Ella inclinó la cabeza hacia delante. La barbilla casi le llegaba al pecho.

– Eso no quiere decir nada.

– ¿No?

– Sólo que llevaba mucho tiempo sin besar a nadie.

– ¿Y te gustó?

– Sí… No… Por favor, no puedo hablar de esto contigo.

– A mí me gustó, Kyla. Me encantó. Y me pareció que así debían ser las cosas.

Ella se dio la vuelta para encararlo, atrapada entre Trevor y el mostrador.

– Pues no estuvo bien, Trevor -declaró con énfasis.

– Dime por qué.

– Porque yo quiero a mi marido.

– ¡Pero si murió!

– En mi corazón, no -respondió ella, enfadada, llevándose una mano al pecho-. Allí sigue vivo, y pretendo que continúe siendo así.

– Es una locura. Es antinatural.

– ¡Y no es asunto suyo, señor Rule! -ella lo empujó y se apartó de él. Cuando volvió a mirarlo, el pecho le subía y le bajaba con agitación. Respiraba con dificultad-. No te he engañado. He sido sincera desde el principio. El segundo día que nos vimos te dije que no quería salir con nadie, que no quería enamorarme. Ya estoy enamorada, y es un amor que durará para siempre, el resto de mi vida. Ninguno podrá igualarlo y no me resignaré a menos.

Impaciente, se secó con el dorso de la mano las lágrimas que afloraron a sus ojos.

– Yo te lo dejé muy claro y tú insististe en verme. Lo siento si te ha dado por enamorarte de mí, pero tendrás que aguantarte. No quiero volver a verte, Trevor. Ahora, por favor, déjame sola.

La mandíbula de Trevor estaba muy rígida. Los músculos del cuello, en tensión, señal de que estaba enfadado. Debajo del bigote, los labios formaban una línea delgada. Los puños, apretados a la altura de las caderas. Kyla no sabía si quería pegarle o besarla, y tampoco sabía qué le daba más miedo a ella.

Finalmente, Trevor giró sobre sus talones y salió dando un portazo. La campanilla bailó con fuerza sin dejar de sonar.

Kyla se derrumbó sobre el mostrador. Hasta ese momento no se había dado cuenta de lo agotador que había resultado físicamente ese encuentro.
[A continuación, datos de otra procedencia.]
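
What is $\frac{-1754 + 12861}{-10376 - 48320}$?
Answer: $- \frac{383}{2024} \approx -0.18923$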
Le dolían todos los músculos del cuerpo, como si hubieran experimentado una tensión extrema. Un dolor insoportable le perforaba la frente entre las cejas.

Cuando por fin recuperó un poco la compostura, se irguió sobre el mostrador y se encontró a Babs delante de la puerta, con los brazos cruzados sobre el pecho y expresión amarga.

– Ni se te ocurra decir ni una palabra -le advirtió Kyla. Y lo decía en serio.

– No se me ocurriría -dijo Babs airadamente-. Tú ya has dicho todo lo necesario, y con mucha claridad. Cualquier hombre en su lugar, daría media vuelta y desaparecería. Pero el señor Rule no hará tal cosa. No durante mucho tiempo.